Sunday, 2 October 2016

Damo's Podcast Highlights 2016 #39

I subscribe to many podcasts, you can see the list as it was in 2015 here: Developer podcasts v2 but I thought I would start to keep a weekly log of the episodes that I found interesting or useful in some way.

[Developing Up] Using D.U.M.B goals and S.M.A.R.T goals to grow http://www.developingup.com/1
  • Goals and goal writing systems
  • Why goals matter for personal and career growth
  • How you can create and write goals using specific goal writing systems
  • How to succeed in your goals
  • S.M.A.R.T Goals
  • D.U.M.B Goals
  • Why SMART goals are Lame

[.NET Rocks!] nServiceBus Update with Udi Dahan http://www.dotnetrocks.com/default.aspx?ShowNum=1353
  • SOA, microservices and actors
  • Version 6 of nServiceBus

[Hello Tech Pros] Flight 1549 "Sully" Survivor and Software Architect Ben Bostic on Motivation http://hellotechpros.com/ben-bostic-motivation/
  • Life changing events can lead to reflecting on life goals.
  • In survival-mode, your mind filters out things that aren’t helpful.
  • If all your worldly possessions are sinking to the bottom of a river, do you really care?
  • Try to live in the now. Don’t worry about the past or regrets.
  • Have goals and dreams. Focus on building stronger relationships.
  • Get rid of negativity and surround yourself with more positive people.
  • When life flashes before your eyes, will you regret the things you have yet to do?

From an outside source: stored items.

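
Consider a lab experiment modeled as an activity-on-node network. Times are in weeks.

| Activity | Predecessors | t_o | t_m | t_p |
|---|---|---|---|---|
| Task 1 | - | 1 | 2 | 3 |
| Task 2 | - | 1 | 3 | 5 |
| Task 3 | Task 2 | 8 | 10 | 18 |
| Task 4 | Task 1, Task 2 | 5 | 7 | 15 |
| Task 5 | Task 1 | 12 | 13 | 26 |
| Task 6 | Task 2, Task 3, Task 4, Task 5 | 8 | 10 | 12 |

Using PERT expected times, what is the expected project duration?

27 weeks

te_Task 1 = (1 + 4·2 + 3)/6 = 12/6 = 2
te_Task 2 = (1 + 4·3 + 5)/6 = 18/6 = 3
te_Task 3 = (8 + 4·10 + 18)/6 = 66/6 = 11
te_Task 4 = (5 + 4·7 + 15)/6 = 48/6 = 8
te_Task 5 = (12 + 4·13 + 26)/6 = 90/6 = 15
te_Task 6 = (8 + 4·10 + 12)/6 = 60/6 = 10

Forward pass:
ES_Task 1 = 0; EF_Task 1 = 2
ES_Task 2 = 0; EF_Task 2 = 3
ES_Task 3 = 3; EF_Task 3 = 3+11 = 14
ES_Task 4 = max(EF_Task 1=2, EF_Task 2=3) = 3; EF_Task 4 = 3+8 = 11
ES_Task 5 = 2; EF_Task 5 = 2+15 = 17
ES_Task 6 = max(EF_Task 2=3, EF_Task 3=14, EF_Task 4=11, EF_Task 5=17) = 17; EF_Task 6 = 17+10 = 27
Expected project duration μ = 27 weeks. Critical path: Task 1 → Task 5 → Task 6.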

[Software Engineering Daily] Tech Leadership with Jeff Norris http://softwareengineeringdaily.com/2016/09/22/tech-leadership-with-jeff-norris/
  • The role of “tech lead” is a combination of a software engineer, a project manager, and an architect

[Soft Skills Engineering] Writing Great Resumes and Pushing Back on Non-Engineering Tasks https://softskills.audio/2016/09/19/episode-27-resumes-and-non-engineering-tasks/
  • Do you really need a resume these days?
  • How important is formatting and good design?
  • What content should be on your resume?
  • How and when to push back on non-engineering tasks like powerpoint

[Adventures in Angular] 112 AiA Upgrading from Angular 1.x to Angular 2 https://devchat.tv/adv-in-angular/112-aia-upgrading-from-angular-1-x-to-angular-2
  • Should everybody update to Angular 2?
  • Defining migration
  • Is migration worth it?
  • Schedule for rewriting large and small apps
  • Business versus Technology: Rewriting apps
  • Process for migrating from Angular 1 to Angular 2
  • Role of testing in a migration

[Software Engineering Daily] Remote Work with Scott Berkun http://softwareengineeringdaily.com/2016/09/29/remote-work-with-scott-berkun/
  • Thoughts and perspectives on remote work
  • Workplace dynamics

[.NET Rocks!] The Scourge of Multitasking with Ben Day http://www.dotnetrocks.com/?show=1355
  • You can't multitask! Carl and Richard talk about the myth and scourge of multitasking, which has been proven again and again to not actually work. Ben talks about how the human brain is not that different from a microcomputer CPU - the context shifts involved in multitasking are expensive, and if you do too much of it, you spend all your time switching contexts, rather than actually getting work done. The conversation digs into all sorts of good discussion around productivity, but first and foremost, it is about getting things done - focus on one task until you're finished, then move on!